Chaque bulletin d'information du matin égrène le nombre de mort, les tortures, les familles brisées, les villes éventrées comme, par exemple Homs ou Mazraat. Je ne dois pas être le seul à écouter dans la stupeur les récits des proches ou être confronté aux images de corps mis en pièces (pour ceux qui peuvent comme moi avoir accès aux sources d'images) ou des enfants arrachés aux décombres des immeubles en ruines. Ban Ki-moon (Le Monde 8/6/2012" résume bien la situation : Le peuple syrien saigne. Il est en colère. Il veut la paix et la dignité. Et avant tout, il veut de l'action" car des "terroristes tirent parti du chaos".

Plus que jamais, la tension entre la violence des images et la complexité de la réponse politique nous interroge sur les mécanismes de symbolisations et de représentation de cette expérience terrifiante de la guerre. Nous ne pouvons qu'être surpris du décalage entre l'intense activité diplomatique et le peu d'action de cessez le feu sur le terrain. La question se pose, chaque jour plus forte, de l'action ici et là-bas.

Si Bernard-Henri Levy déclare que "La communauté internationale n'intervient jamais nulle part. Jamais. Et la Libye fut, non la règle, mais l'exception. Alors, pourquoi l'exception ne se répète-t-elle pas en Syrie? Parce que la loi du grand sommeil a repris ses droits." (Parisien 7/7/2012) n'est ce pas pour poser la question de l'individu et l'action politique face à la souffrance et à l'idée de justice ? Peut-il y avoir une guerre juste? Un conflit juste?

Quand BHL évoque le "grand sommeil" ne décrit-il pas le statu quo sur lequel trébuche l'ONU? Michel Foucault explicitait ce phénomène quand il évoquait les découvertes de la médecine à travers son histoire des sciences. Il ne s'agit pas dans l'histoire des sciences du nombre de variables disponibles ( pour notre question, du nombre d'observateurs de l'ONU et de caméra amateur) mais des représentations collectives ( symbolisations, règles sociales, culture) qui permettent de faire certains croisements et d'accéder à une nouvelle connaissance. Devons nous comprendre que ce n'est pas le manque d'information qui ne parvient pas réveiller le monde, mais une organisation collective de la pensée qui va donner accès à la création de solutions ou les bloquer ? Malgré la souffrance des corps, la peur qui contamine un pays, ne devons nous pas nous engager dans une guerre des symboles?
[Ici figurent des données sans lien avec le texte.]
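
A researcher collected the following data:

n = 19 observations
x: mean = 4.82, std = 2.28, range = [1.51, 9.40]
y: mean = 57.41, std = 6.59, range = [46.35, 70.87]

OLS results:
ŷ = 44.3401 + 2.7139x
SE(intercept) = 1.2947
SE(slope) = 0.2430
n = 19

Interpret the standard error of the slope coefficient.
The slope 2.7139 is pinned down to within about ±0.2430 (one SE) by these data — relative uncertainty 9.0%, i.e. precise.

SE(β̂₁) = s / √Sxx, where s is the residual standard deviation and Sxx = Σ(x − x̄)². It is the yardstick for how far β̂₁ = 2.7139 could plausibly be from the true slope.

Relative precision:
- SE / |β̂₁| = 0.2430 / 2.7139 = 9.0%
- Rule of thumb (under 20%: precise; 20% to under 50%: moderately precise; 50% or more: imprecise) → precise

Link to interval estimation: a confidence interval for β₁ is β̂₁ ± t* × 0.2430, so SE sets the half-width per unit of t*.

What drives SE(β̂₁): more residual scatter → larger SE; larger n (here n = 19) → smaller SE.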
Parce que le double mouvement qui s'engage alors dans l'instrumentation de la lutte politique exige un double mouvement, à la fois vers le récepteur mais aussi vers le producteur? Ne faut-il pas découvrir les grilles de l'autre et s'y adapter?

Placer l'analyse du conflit sur le champ du politique ne peut pas beaucoup nous aider à penser la guerre. Nous l'éprouvons chaque jour par la pénible attente d'une issue à ce conflit. Foucault nous rappelle que les possibilités de connaissance sont toujours organisées dans un état par les institutions : police, armée, administration et appareil de l'état. Ces institutions, par des moyens coercitifs puissants, instaurent les savoirs sous forme de règles incontournables qu'elles placent comme hors du temps, pour ne pouvoir être discutées. Le jeu politique, par des déplacements de sens crée de nouvelles représentations sociales qui structurent de nouveaux groupes en définissant des nouveaux critères discriminants. Ne nous faut-il pas attendre qu'au faire et à mesure des rencontres et conférences politiques sur l'avenir de la Syrie qu'une recomposition des forces offre le terrain propice à la connaissance et à l'élaboration d'une solution?

Foucault en paraphrasant Spinoza disait "Le prolétariat ne fait pas la guerre à la classe dirigeante parce qu'elle est juste. Le prolétariat fait la guerre à la classe dirigeante parce que pour la première fois dans l'histoire il veut prendre le pouvoir. Et parce qu'il veut renverser le pouvoir de la classe dirigeante, il considère que cette guerre est juste" (Citation issue du débat entre Chomsky et Foucault en 77 ). Cette lecture de l'histoire des connaissance explicite bien les raisons de ce "grand sommeil". Ainsi pour Serguei Lavrov la participation de 150 pays à cette conférence “ne permettrait pas d’avoir des discussions sérieuses sur une solution en Syrie. Après le début du processus de Genève, une réunion comme celle de Paris n’est plus utile”. Même idée relayée par la presse officielle syrienne pour laquelle Genère est un échec car le processus n’est “pas basé sur l’avis du peuple syrien”.

En attendant que s'élabore sur terrain un symbole fort, ou une combinaison politique favorable à de nouvelles perceptions de solutions possible, nous faut-il nous résoudre à attendre? Plus de 16.500 personnes ont perdu la vie depuis mars 2011: dont 11.500 civils, selon l’Observatoire syrien des droits de l’homme.